Education & Experience:
- Experience with Security technologies such as: Firewalls, Web Application Firewalls, Antivirus/Antimalware, Cloud Security, SIEM (Logging/Monitoring), IPS/IDS, Email filtering, Role Based Access Controls (RBAC), Single Sign On (SSO)/Active Directory, and Wireless
- Ability to effectively communicate security concepts to technical and non-technical audiences
- Provides advice and guidance to ensure adoption of and adherence to information assurance architectures, strategies, policies, standards and guidelines
- Experience in securely migrating solutions to cloud based infrastructures
- High level of personal integrity, with the ability to handle confidential and otherwise sensitive matters professionally and with the appropriate level of judgment and maturity
- Exercises tact, courtesy and professionalism in ensuring effective team work and fostering productive relationships
- Excellent analytical, technical, planning and organizational skills
- Experience delivering projects in a fast paced & changing environment
- Performs security risk, vulnerability assessments, and business impact analysis information systems
- Identifies, evaluates and recommends options, implementing if required
- Identifies new and emerging hardware and software technologies and products based on own area of expertise, assesses their relevance and potential value to the organization
- Ability to travel periodically
- Spanish is an asset but non mandatory
- Knowledge of a broad range of standards and frameworks - for example, Project Management Framework, International Standards Organization (ISO), IT Infrastructure Library (ITIL), Payment Card Industry - Data Security Standard (PCI DSS), Bill-198, Personal Information Protection and Electronics Documents Act (PIPEDA), General Data Protection Regulation (GDPR)
- Thorough understanding of hosted and cloud infrastructure (SaaS, PaaS, IaaS)

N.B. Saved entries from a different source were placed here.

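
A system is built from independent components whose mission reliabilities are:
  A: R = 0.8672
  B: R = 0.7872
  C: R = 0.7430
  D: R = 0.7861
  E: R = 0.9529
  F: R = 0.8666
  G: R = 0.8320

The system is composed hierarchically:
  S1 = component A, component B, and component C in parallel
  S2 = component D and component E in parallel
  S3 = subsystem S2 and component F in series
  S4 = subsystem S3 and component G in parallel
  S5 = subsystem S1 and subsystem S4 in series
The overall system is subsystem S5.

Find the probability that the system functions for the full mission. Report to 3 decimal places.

0.969

Parallel (A, B, and C): 1 − (1 − 0.86720)(1 − 0.78720)(1 − 0.74300) = 0.99274
Parallel (D and E): 1 − (1 − 0.78610)(1 − 0.95290) = 0.98993
Series ([0.98993] and F): 0.98993 × 0.86660 = 0.85787
Parallel ([0.85787] and G): 1 − (1 − 0.85787)(1 − 0.83200) = 0.97612
Series ([0.99274] and [0.97612]): 0.99274 × 0.97612 = 0.969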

- Familiar with the basic principles of organizational change management, and understanding of how to apply these principles
- Understanding of DevOps, development lifecycle, and Agile methodologies
- Aware of Disaster Recovery (DR) & Business Continuity Planning (BCP) concepts and requirements
- Demonstrable experience in Information Security Engineering gained through 3-5 years of progressively more responsible work in the field of Information Security
- A degree or equivalent education in a related discipline such as Computer Science, Business Computing, or Engineering. Security certification will be an asset as well
- Obtained at least one of or working towards the following certifications:
- Certified Information Systems Security Professional (CISSP)
- Information Systems Security Architecture Professional (ISSA)
- GIAC Security Essentials (GSEC)
- GIAC Information Security Professional (GISP
We are committed to diversity at Finning, to building and sustaining a diverse and inclusive workforce and as an equal opportunity employer we encourage applications from all qualified individuals. Finning does not discriminate against applicants based on genders, races, national and ethnic origins, religions, ages, sexual orientation, marital and family status, and/or mental or physical disabilities.